Laschet hielt die perfekte Rede. Keine klassische Parteitagsrede, aber dies war ja auch kein normaler Parteitag. Leere Halle, eine sterile Fernsehstudio-Atmosphäre, der Blick in die Kameras zu den Delegierten in ihren Wohnzimmern oder wo auch immer. Laschet erzählte eine Geschichte, seine ganz persönliche Geschichte. Von seinem Vater, dem Bergmann, von der Bedeutung von Verlässlichkeit unter Tage, und eben Vertrauen, das sich die Politik bei den Menschen erarbeiten müsse. Der NRW-Ministerpräsident positionierte sich geschickt als Kandidat der Mitte, als integrative Kraft und wandte sich gegen „jede Form von Polarisierung“. „Wir müssen Klartext sprechen, aber nicht polarisieren.“
Die zweite Spitze gegen Mitkonkurrent Friedrich Merz schickte Laschet gleich hinterher, als er davon sprach, dass die CDU keinen CEO, keinen Vorstandsvorsitzenden brauche, sondern einen Mannschaftskapitän. Von Merkel setzte sich Laschet nicht ab, sondern machte aus dem Vorwurf, er sei der „Weiter so“-Kandidat der Kanzlerin, einen Vorteil. Ein „Weiter so“ dürfe es nur bei der „Kontinuität des Erfolges“ geben. Die Partei müsse sich wandeln.
Der Merz Moment
Was bei Laschet das Wort Vertrauen war, war bei Merz der Begriff Führung.
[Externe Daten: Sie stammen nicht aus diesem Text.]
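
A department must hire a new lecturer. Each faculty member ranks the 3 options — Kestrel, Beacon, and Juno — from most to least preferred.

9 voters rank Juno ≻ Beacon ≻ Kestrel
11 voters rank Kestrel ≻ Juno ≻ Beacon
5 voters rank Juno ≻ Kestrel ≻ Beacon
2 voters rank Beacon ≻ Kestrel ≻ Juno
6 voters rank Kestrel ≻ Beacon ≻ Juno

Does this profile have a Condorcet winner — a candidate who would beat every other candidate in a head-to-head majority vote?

Yes

Head-to-head results (33 voters total):
Kestrel vs Beacon: Kestrel wins 22–11.
Kestrel vs Juno: Kestrel wins 19–14.
Beacon vs Juno: Juno wins 25–8.
Kestrel beats each rival — Beacon (22–11), Juno (19–14) — so Kestrel is the Condorcet winner.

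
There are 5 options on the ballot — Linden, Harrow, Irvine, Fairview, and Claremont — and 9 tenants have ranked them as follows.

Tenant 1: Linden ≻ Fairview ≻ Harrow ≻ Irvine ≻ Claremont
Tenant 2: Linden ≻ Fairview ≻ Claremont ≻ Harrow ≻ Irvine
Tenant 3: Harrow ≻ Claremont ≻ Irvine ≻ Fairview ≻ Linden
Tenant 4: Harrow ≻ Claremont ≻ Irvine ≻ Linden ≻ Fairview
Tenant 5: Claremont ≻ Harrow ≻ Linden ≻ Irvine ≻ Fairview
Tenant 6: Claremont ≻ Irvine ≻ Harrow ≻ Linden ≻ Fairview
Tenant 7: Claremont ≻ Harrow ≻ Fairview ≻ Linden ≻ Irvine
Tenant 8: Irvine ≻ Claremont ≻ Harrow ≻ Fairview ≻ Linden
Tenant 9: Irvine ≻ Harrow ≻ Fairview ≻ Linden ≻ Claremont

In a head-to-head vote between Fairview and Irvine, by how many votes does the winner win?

3

Ballots ranking Fairview above Irvine: 3.
Ballots ranking Irvine above Fairview: 6.
Irvine wins 6–3, a margin of 3.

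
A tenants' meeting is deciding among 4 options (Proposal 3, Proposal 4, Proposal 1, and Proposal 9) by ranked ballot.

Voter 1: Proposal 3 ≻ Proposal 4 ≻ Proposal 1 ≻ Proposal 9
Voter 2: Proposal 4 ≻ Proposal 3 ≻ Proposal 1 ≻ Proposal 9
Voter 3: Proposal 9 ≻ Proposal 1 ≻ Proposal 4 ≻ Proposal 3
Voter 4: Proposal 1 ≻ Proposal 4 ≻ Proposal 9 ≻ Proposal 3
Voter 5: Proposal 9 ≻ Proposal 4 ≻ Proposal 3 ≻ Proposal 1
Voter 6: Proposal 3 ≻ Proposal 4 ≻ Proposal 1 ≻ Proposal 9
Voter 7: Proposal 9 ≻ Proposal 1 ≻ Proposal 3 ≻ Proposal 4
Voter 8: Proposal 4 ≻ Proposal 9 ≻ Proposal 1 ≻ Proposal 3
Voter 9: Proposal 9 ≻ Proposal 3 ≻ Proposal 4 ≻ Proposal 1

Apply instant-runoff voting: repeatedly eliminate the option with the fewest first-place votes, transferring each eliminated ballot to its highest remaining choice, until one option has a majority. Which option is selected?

Round 1: Proposal 9 4, Proposal 3 2, Proposal 4 2, Proposal 1 1. Proposal 1 has the fewest and is eliminated.
Round 2: Proposal 9 4, Proposal 4 3, Proposal 3 2. Proposal 3 has the fewest and is eliminated.
Round 3: Proposal 4 5, Proposal 9 4. Proposal 4 has a majority.

Proposal 4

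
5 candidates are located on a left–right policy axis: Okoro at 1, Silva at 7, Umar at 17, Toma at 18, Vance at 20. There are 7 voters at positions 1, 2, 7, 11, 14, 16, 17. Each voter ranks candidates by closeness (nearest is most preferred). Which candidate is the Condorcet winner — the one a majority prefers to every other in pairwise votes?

With single-peaked preferences on a line, the Condorcet winner is the candidate closest to the median voter.
The median voter (position 11) is closest to Silva at 7.
Check: Silva vs Toma — voters closer to Silva: 4 of 7.

Silva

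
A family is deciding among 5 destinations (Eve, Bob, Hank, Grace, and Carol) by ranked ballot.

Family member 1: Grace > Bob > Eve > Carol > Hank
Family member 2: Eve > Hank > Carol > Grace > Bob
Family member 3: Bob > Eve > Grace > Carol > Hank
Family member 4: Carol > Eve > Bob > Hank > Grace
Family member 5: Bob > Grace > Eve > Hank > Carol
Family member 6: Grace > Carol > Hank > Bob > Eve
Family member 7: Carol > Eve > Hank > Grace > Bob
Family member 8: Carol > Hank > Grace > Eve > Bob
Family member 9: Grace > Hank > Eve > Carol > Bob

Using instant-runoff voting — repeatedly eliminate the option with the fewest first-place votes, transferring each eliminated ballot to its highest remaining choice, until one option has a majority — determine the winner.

Grace

Round 1: Grace 3, Carol 3, Bob 2, Eve 1, Hank 0. Hank has the fewest and is eliminated.
Round 2: Grace 3, Carol 3, Bob 2, Eve 1. Eve has the fewest and is eliminated.
Round 3: Carol 4, Grace 3, Bob 2. Bob has the fewest and is eliminated.
Round 4: Grace 5, Carol 4. Grace has a majority.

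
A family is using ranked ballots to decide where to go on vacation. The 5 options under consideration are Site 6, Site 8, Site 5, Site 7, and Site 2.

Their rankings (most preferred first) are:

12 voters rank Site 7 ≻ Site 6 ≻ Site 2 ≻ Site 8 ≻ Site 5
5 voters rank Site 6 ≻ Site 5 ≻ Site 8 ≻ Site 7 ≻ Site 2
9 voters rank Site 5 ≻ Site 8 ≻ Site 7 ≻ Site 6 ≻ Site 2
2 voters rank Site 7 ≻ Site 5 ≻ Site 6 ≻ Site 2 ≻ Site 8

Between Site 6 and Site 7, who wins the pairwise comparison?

Ballots ranking Site 6 above Site 7: 5.
Ballots ranking Site 7 above Site 6: 12+9+2 = 23.
Site 7 wins the head-to-head, 23–5.

Site 7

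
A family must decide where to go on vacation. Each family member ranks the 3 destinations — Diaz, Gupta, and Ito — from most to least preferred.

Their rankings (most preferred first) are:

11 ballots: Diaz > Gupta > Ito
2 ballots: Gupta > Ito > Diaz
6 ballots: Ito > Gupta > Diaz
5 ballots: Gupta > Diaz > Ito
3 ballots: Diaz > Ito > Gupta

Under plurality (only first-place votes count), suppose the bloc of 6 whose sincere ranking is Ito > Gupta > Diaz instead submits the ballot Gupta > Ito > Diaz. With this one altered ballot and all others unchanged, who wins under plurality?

First-place totals with the altered ballot: Diaz 14, Gupta 13, Ito 0.
The winner is unchanged: still Diaz.

Diaz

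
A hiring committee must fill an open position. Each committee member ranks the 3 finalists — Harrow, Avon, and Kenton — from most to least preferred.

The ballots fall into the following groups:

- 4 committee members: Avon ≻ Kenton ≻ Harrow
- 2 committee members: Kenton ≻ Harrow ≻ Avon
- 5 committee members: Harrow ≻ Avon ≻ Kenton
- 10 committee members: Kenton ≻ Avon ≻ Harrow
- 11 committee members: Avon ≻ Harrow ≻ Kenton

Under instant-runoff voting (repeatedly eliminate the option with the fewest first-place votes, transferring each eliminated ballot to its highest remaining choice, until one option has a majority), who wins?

Round 1: Avon 15, Kenton 12, Harrow 5. Harrow has the fewest and is eliminated.
Round 2: Avon 20, Kenton 12. Avon has a majority.

Avon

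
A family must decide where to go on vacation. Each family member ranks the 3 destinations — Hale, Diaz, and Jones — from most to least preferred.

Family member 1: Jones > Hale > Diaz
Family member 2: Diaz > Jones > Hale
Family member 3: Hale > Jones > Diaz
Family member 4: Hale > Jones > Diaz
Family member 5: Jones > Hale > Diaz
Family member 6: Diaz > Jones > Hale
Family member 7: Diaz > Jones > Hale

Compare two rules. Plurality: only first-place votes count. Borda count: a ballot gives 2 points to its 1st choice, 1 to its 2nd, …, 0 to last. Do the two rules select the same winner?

No

Plurality first-place counts: Hale 2, Diaz 3, Jones 2 → Diaz.
Borda totals: Hale 6, Diaz 6, Jones 9 → Jones.
The two rules disagree: plurality picks Diaz, Borda picks Jones.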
Sein Anspruch sei „Führung dieser Partei, aber auch Führung unseres Landes“. Er hielt die klassische Parteitagsrede, aber wie schon 2018 in Hamburg, als er knapp Annegret Kramp-Karrenbauer unterlag, war es wieder keine gute mitreißende Rede. Kaum eine Botschaft von ihm blieb hängen. Merz habe den Nerv der Delegierten nicht getroffen, meint der Berliner Politikwissenschaftler Thorsten Faas.
Es ging um Mut und Zuversicht, mehr Klimaschutz, gegen Rechtspopulismus. Es war eine Rede an seine Basis, aber nicht darüber hinaus. Und seine Worte am Schluss der Rede „Ich werde mich persönlich fordern – Sie aber auch“ klangen ein bisschen wie eine Drohung.
Eher peinlich wurde es, als Merz das Thema Frauen ansprach. Wenn es so wäre, dass er ein veraltetes Frauenbild habe, dann „hätten mir meine Töchter schon längst die gelbe Karte gezeigt und meine Frau mich vor 40 Jahren nicht geheiratet“, sagte Merz. Von einer ziemlich „unbedarften Begründung“ spricht Politikwissenschaftlerin Ursula Münch von der Akademie für Politische Bildung in Tutzing. Dieser „Ausflug ins Private bei Merz war schrecklich peinlich“.